The focus of possibly one of the most iconic album covers of all time, the zebra crossing at Abbey Road has become a place of pilgrimage for Beatles fans and tourists from across the world. The crossing itself and the studios where The Beatles recorded the Abbey Road Album are now recognised national heritage sites.
This place has a rich and varied musical history that stretches back to 1911 when Lawrence Wright, a pioneer of sheet music publishing, set up shop here. He went on to found Melody Maker Magazine there in 1926. It became home to most of London’s music publishers by the 40s and the NME was launched at 5 Denmark Street in 1952. The list of world-beating artists that have recorded on Denmark Street is endless and includes The Kinks, The Small Faces, Black Sabbath, David Bowie and the Sex Pistols. Bob Marley recorded on the street and it was reputedly where he bought his first guitar. To this day, Denmark Street is the prime location for musical instrument sales and repair.
23 Heddon Street
You may recognise this spot from the iconic and mysterious cover of David Bowie’s iconic Ziggy Stardust album. There is now a plaque at the site, which was unveiled recently by Spandau Ballet’s Gary Kemp.
This street in Soho featured on the cover of Oasis’s second album, What’s The Story Morning Glory, twenty years ago.
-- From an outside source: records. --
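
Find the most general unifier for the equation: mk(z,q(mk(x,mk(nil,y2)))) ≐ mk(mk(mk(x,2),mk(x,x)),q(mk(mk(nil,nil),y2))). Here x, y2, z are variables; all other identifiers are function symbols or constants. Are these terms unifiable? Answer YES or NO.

NO

Decompose mk/2: z ≐ mk(mk(x,2),mk(x,x)),  q(mk(x,mk(nil,y2))) ≐ q(mk(mk(nil,nil),y2)).
Bind z := mk(mk(x,2),mk(x,x)); no other remaining equation mentions z.
Decompose q/1: mk(x,mk(nil,y2)) ≐ mk(mk(nil,nil),y2).
Decompose mk/2: x ≐ mk(nil,nil),  mk(nil,y2) ≐ y2.
Bind x := mk(nil,nil); no other remaining equation mentions x. Substituting into the earlier binding gives z := mk(mk(mk(nil,nil),2),mk(mk(nil,nil),mk(nil,nil))).
Occurs check fails: y2 occurs in mk(nil,y2); the equation y2 ≐ mk(nil,y2) has no finite solution.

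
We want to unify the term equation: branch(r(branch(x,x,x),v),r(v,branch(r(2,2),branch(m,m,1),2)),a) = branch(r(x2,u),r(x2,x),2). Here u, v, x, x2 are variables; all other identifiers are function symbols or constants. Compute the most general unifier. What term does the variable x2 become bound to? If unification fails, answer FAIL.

FAIL

Decompose branch/3: r(branch(x,x,x),v) = r(x2,u),  r(v,branch(r(2,2),branch(m,m,1),2)) = r(x2,x),  a = 2.
Decompose r/2: branch(x,x,x) = x2,  v = u.
Bind x2 := branch(x,x,x); substituting into the one remaining equation that mentions x2 gives: r(v,branch(r(2,2),branch(m,m,1),2)) = r(branch(x,x,x),x).
Bind v := u; substituting into the one remaining equation that mentions v gives: r(u,branch(r(2,2),branch(m,m,1),2)) = r(branch(x,x,x),x).
Decompose r/2: u = branch(x,x,x),  branch(r(2,2),branch(m,m,1),2) = x.
Bind u := branch(x,x,x); no other remaining equation mentions u. Substituting into the earlier binding gives v := branch(x,x,x).
Bind x := branch(r(2,2),branch(m,m,1),2); no other remaining equation mentions x. Substituting into the earlier bindings gives x2 := branch(branch(r(2,2),branch(m,m,1),2),branch(r(2,2),branch(m,m,1),2),branch(r(2,2),branch(m,m,1),2)), v := branch(branch(r(2,2),branch(m,m,1),2),branch(r(2,2),branch(m,m,1),2),branch(r(2,2),branch(m,m,1),2)), u := branch(branch(r(2,2),branch(m,m,1),2),branch(r(2,2),branch(m,m,1),2),branch(r(2,2),branch(m,m,1),2)).
Clash: constants a and 2 differ; no unifier exists.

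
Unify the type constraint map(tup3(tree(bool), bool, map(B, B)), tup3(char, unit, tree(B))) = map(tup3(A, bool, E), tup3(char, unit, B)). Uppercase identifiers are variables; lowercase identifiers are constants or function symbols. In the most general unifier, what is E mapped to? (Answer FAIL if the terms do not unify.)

FAIL

Decompose map/2: tup3(tree(bool), bool, map(B, B)) = tup3(A, bool, E),  tup3(char, unit, tree(B)) = tup3(char, unit, B).
Decompose tup3/3: tree(bool) = A,  bool = bool,  map(B, B) = E.
Bind A := tree(bool); no other remaining equation mentions A.
Delete trivial equation bool = bool.
Bind E := map(B, B); no other remaining equation mentions E.
Decompose tup3/3: char = char,  unit = unit,  tree(B) = B.
Delete trivial equation char = char.
Delete trivial equation unit = unit.
Occurs check fails: B occurs in tree(B); the equation B = tree(B) has no finite solution.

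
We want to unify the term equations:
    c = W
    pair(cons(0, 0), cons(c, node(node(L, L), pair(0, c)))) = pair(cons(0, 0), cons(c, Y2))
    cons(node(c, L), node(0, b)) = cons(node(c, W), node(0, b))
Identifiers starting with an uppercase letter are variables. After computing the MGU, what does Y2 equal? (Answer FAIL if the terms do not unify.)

Bind W := c; substituting into the one remaining equation that mentions W gives: cons(node(c, L), node(0, b)) = cons(node(c, c), node(0, b)).
Decompose pair/2: cons(0, 0) = cons(0, 0),  cons(c, node(node(L, L), pair(0, c))) = cons(c, Y2).
Delete trivial equation cons(0, 0) = cons(0, 0).
Decompose cons/2: c = c,  node(node(L, L), pair(0, c)) = Y2.
Delete trivial equation c = c.
Bind Y2 := node(node(L, L), pair(0, c)); no other remaining equation mentions Y2.
Decompose cons/2: node(c, L) = node(c, c),  node(0, b) = node(0, b).
Decompose node/2: c = c,  L = c.
Delete trivial equation c = c.
Bind L := c; no other remaining equation mentions L. Substituting into the earlier binding gives Y2 := node(node(c, c), pair(0, c)).
Delete trivial equation node(0, b) = node(0, b).
MGU = { W ↦ c, Y2 ↦ node(node(c, c), pair(0, c)), L ↦ c }, so Y2 ↦ node(node(c, c), pair(0, c)).

node(node(c, c), pair(0, c))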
It is now a site of Oasis pilgrimage where fans enrage the drivers trying to pass through the street by attempting to line up their album covers to the exact spot where the cover pic was taken. Berwick Street has also always been an area synonymous with buying vinyl records and seedy nightlife.
The Good Mixer, Camden
This no nonsense Camden boozer is well known for having been Amy Winehouse’s local. She could be seen playing pool and partying it up there regularly with a string of rock stars, models and other celebrities. It now serves as a bitter-sweet reminder of the good times and the excesses that sadly ended the iconic singer’s life.